Охватывая мир в целом, философия отличается от науки тем, что наука изучает мир в его частных проявлениях, в его частичных областях. Но мир в целом рассматривает и религия. В отличие от религии, философия показывает нам мир глазами разума, опирается при этом на науку (использует науку, научный метод доказательств), а не на слепую веру и «общенародную» традицию. О взаимоотношениях Религии, Науки и Философии образно писал Бертран Рассел так:

“Философия" — слово, которое употреблялось во многих смыслах, более или менее широких или узких. Я предлагаю употреблять это слово в самом широком смысле, который и попытаюсь теперь объяснить. Философия, как я буду понимать это слово, является чем-то промежуточным между теологией и наукой. Подобно теологии, она состоит в спекуляциях по поводу предметов, относительно которых точное знание оказывалось до сих пор недостижимым; но, подобно науке, она взывает скорее к человеческому разуму, чем к авторитету, будь то авторитет традиции или откровения. Все определенное знание, по моему мнению, принадлежит к науке; все догмы, поскольку они выходят за пределы определенного знания, принадлежат к теологии. Но между теологией и наукой имеется Ничейная Земля, открытая для атак с обеих сторон; эта Ничейная Земля и есть философия. Почти все вопросы, которые больше всего интересуют спекулятивные умы, таковы, что наука на них не может ответить, а самоуверенные ответы теологов более не кажутся столь же убедительными, как в предшествующие столетия. Разделен ли мир на дух и материю, а если да, то что такое дух и что такое материя? Подчинен ли дух материи или он обладает независимыми силами? Имеет ли Вселенная какое-либо единство или цель? Развивается ли Вселенная по направлению к некоторой цели? Действительно ли существуют законы природы или мы просто верим в них благодаря лишь присущей нам склонности к порядку? Является ли человек тем, чем он кажется астроному, — крошечным комочком смеси углерода и воды, бессильно копошащимся на маленькой и второстепенной планете? Или же человек является тем, чем он представлялся Гамлету? А может быть, он является и тем и другим одновременно? Существуют ли возвышенный и низменный образы жизни или же все образы жизни являются только тщетой? Если же существует образ жизни, который является возвышенным, то в чем он состоит и как мы его можем достичь? Нужно ли добру быть вечным, чтобы заслуживать высокие оценки, или же к добру нужно стремиться, даже если Вселенная неотвратимо движется к гибели? Существует ли такая вещь, как мудрость, или же то, что представляется таковой, — просто максимально рафинированная глупость?

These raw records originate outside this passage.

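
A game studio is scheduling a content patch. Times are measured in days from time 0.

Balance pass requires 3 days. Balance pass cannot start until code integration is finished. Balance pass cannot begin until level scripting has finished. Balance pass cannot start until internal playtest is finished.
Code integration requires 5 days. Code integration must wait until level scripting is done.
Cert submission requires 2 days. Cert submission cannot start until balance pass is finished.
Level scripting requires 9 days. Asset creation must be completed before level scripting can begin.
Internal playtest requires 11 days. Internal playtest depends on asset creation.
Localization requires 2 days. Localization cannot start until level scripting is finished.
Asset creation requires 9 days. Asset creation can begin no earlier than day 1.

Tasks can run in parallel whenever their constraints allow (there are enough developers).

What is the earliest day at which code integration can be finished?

Asset creation cannot begin until its own release at day 1. It runs from day 1 to 1 + 9 = day 10.
Level scripting waits on asset creation (finishes day 10), so it starts at day 10 and finishes at 10 + 9 = day 19.
After level scripting (finishes day 19), code integration can start at day 19 and finishes at day 24.

24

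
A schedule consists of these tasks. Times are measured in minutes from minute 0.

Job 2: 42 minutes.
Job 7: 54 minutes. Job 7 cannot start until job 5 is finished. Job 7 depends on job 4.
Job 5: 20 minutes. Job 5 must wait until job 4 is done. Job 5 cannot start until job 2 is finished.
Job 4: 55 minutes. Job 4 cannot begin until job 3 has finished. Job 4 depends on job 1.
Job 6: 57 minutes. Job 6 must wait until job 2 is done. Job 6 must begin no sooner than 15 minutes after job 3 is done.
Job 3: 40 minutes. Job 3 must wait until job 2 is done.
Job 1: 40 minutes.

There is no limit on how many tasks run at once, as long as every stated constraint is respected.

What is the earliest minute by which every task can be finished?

Job 2 has no prerequisites, so it starts at minute 0 and finishes at minute 42.
Job 3 cannot begin until job 2 (finishes minute 42). It runs from minute 42 to 42 + 40 = minute 82.
Job 6 has to wait for job 2 (finishes minute 42); job 3 (finishes minute 82, plus 15-minute gap → minute 97). The latest of these is minute 97, so job 6 runs minute 97 to 97 + 57 = minute 154.
Job 1 can start immediately at minute 0; it finishes at minute 40.
Job 4 has to wait for job 3 (finishes minute 82); job 1 (finishes minute 40). The latest of these is minute 82, so job 4 runs minute 82 to 82 + 55 = minute 137.
For job 5: job 4 (finishes minute 137); job 2 (finishes minute 42). Taking the maximum gives a start of minute 137, and it finishes at 137 + 20 = minute 157.
Job 7 cannot start until job 5 (finishes minute 157); job 4 (finishes minute 137). The controlling bound is minute 157, so job 7 finishes at 157 + 54 = minute 211.
All tasks are finished once the last one completes. Finish times: Job 1 at 40, Job 2 at 42, Job 3 at 82, Job 4 at 137, Job 5 at 157, Job 6 at 154, Job 7 at 211. The latest is minute 211.

211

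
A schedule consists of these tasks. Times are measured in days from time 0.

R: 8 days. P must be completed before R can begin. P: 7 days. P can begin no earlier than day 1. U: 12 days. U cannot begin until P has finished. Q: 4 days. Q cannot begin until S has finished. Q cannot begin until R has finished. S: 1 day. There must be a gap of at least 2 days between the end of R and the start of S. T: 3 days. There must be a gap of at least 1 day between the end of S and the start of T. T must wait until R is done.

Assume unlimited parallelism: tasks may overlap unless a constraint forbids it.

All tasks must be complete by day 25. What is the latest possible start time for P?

Q has no dependents, so it just needs to finish by day 25. Starting by 25 − 4 = day 21 achieves that.
To finish by day 25, T (duration 3) must start no later than day 22.
S feeds Q (must start by day 21); T (must start by day 22, minus 1-day gap → day 21). Taking the minimum, S must finish by day 21 and start by 21 − 1 = day 20.
For R: Q (must start by day 21); S (must start by day 20, minus 2-day gap → day 18); T (must start by day 22). The most restrictive is day 18; with an 8-day duration, R must start by day 10.
To finish by day 25, U (duration 12) must start no later than day 13.
P feeds R (must start by day 10); U (must start by day 13). Taking the minimum, P must finish by day 10 and start by 10 − 7 = day 3.

3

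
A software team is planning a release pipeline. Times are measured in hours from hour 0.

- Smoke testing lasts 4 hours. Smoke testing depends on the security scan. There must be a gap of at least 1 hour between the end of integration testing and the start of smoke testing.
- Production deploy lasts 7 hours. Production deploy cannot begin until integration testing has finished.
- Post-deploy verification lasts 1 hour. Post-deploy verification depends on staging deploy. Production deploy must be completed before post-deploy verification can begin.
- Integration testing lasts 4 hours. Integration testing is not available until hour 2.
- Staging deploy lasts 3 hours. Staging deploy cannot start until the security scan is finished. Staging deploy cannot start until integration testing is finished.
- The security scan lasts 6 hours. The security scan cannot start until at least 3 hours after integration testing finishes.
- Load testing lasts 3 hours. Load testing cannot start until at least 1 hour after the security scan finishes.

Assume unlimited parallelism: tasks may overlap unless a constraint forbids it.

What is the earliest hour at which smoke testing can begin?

15

Integration testing cannot begin until its own release at hour 2. It runs from hour 2 to 2 + 4 = hour 6.
The security scan cannot begin until integration testing (finishes hour 6, plus 3-hour gap → hour 9). It runs from hour 9 to 9 + 6 = hour 15.
Smoke testing waits on the security scan (finishes hour 15); integration testing (finishes hour 6, plus 1-hour gap → hour 7). The latest of these is hour 15, which is the earliest smoke testing can start.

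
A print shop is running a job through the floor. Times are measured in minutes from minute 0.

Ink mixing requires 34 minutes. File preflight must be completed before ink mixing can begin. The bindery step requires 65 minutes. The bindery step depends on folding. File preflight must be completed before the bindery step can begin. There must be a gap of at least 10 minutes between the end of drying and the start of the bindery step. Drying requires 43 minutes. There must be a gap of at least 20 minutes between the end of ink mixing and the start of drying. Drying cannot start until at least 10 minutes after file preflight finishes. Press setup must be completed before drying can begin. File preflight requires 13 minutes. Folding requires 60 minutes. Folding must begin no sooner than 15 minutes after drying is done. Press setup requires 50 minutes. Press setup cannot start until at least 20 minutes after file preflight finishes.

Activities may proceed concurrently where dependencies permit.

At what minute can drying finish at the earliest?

File preflight can start immediately at minute 0; it finishes at minute 13.
Press setup cannot begin until file preflight (finishes minute 13, plus 20-minute gap → minute 33). It runs from minute 33 to 33 + 50 = minute 83.
After file preflight (finishes minute 13), ink mixing can start at minute 13 and finishes at minute 47.
Drying cannot start until ink mixing (finishes minute 47, plus 20-minute gap → minute 67); file preflight (finishes minute 13, plus 10-minute gap → minute 23); press setup (finishes minute 83). The controlling bound is minute 83, so drying finishes at 83 + 43 = minute 126.

126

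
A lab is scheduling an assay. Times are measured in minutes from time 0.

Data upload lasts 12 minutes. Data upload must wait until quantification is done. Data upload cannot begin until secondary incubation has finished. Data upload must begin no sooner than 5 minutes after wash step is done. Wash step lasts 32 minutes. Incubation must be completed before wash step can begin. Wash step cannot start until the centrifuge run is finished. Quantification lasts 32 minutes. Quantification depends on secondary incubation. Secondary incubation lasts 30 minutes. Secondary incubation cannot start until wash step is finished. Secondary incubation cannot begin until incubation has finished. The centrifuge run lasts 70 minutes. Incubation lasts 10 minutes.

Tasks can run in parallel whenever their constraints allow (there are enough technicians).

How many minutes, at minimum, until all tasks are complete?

Nothing blocks the centrifuge run, so it runs from minute 0 to minute 70.
Incubation has no prerequisites, so it starts at minute 0 and finishes at minute 10.
Wash step cannot start until incubation (finishes minute 10); the centrifuge run (finishes minute 70). The controlling bound is minute 70, so wash step finishes at 70 + 32 = minute 102.
Secondary incubation has to wait for wash step (finishes minute 102); incubation (finishes minute 10). The latest of these is minute 102, so secondary incubation runs minute 102 to 102 + 30 = minute 132.
After secondary incubation (finishes minute 132), quantification can start at minute 132 and finishes at minute 164.
For data upload: quantification (finishes minute 164); secondary incubation (finishes minute 132); wash step (finishes minute 102, plus 5-minute gap → minute 107). Taking the maximum gives a start of minute 164, and it finishes at 164 + 12 = minute 176.
All tasks are finished once the last one completes. Finish times: Incubation at 10, The centrifuge run at 70, Wash step at 102, Secondary incubation at 132, Quantification at 164, Data upload at 176. The latest is minute 176.

176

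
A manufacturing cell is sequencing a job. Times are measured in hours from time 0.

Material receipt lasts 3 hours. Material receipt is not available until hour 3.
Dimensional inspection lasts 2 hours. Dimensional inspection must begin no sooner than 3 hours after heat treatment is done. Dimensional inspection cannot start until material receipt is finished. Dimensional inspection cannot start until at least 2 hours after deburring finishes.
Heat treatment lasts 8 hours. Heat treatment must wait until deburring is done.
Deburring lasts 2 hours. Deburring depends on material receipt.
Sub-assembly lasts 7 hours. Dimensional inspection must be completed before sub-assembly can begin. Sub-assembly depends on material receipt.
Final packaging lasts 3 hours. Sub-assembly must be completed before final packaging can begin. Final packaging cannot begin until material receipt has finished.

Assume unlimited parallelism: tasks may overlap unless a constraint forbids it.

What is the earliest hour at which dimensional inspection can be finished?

Material receipt cannot begin until its own release at hour 3. It runs from hour 3 to 3 + 3 = hour 6.
Deburring cannot begin until material receipt (finishes hour 6). It runs from hour 6 to 6 + 2 = hour 8.
Heat treatment cannot begin until deburring (finishes hour 8). It runs from hour 8 to 8 + 8 = hour 16.
Dimensional inspection has to wait for heat treatment (finishes hour 16, plus 3-hour gap → hour 19); material receipt (finishes hour 6); deburring (finishes hour 8, plus 2-hour gap → hour 10). The latest of these is hour 19, so dimensional inspection runs hour 19 to 19 + 2 = hour 21.

21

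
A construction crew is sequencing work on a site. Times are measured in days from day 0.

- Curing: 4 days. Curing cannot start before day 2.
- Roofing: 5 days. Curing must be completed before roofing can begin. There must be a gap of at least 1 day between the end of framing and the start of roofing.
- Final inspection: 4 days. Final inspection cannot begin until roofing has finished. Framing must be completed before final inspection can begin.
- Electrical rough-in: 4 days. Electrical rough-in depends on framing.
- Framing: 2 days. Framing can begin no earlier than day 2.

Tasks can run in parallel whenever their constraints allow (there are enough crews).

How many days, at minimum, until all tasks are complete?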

На такие вопросы нельзя найти ответа в лаборатории. Теологи претендовали на то, чтобы дать на эти вопросы ответы и притом весьма определенные, но самая определенность их ответов заставляет современные умы относиться к ним с подозрением. Исследовать эти вопросы, если не отвечать на них, — дело философии»

(История западной философии. Введение.).

1.7.в. Философия не только излагает содержание своего мировоззрения, но вместе с тем превращает само мировоззрение в главный предмет своего исследования. Все предыдущие исторические типы мировоззрения ограничивают себя только изложением сущности своего мировоззрения. Но в настоящее время философия не только предлагает нам теоретический тип мировоззрения, но и занимается научным изучением самого мировоззрения. Оказалось, что философия – единственная наука, которая может изучать мировоззрение, изучать самоё себя.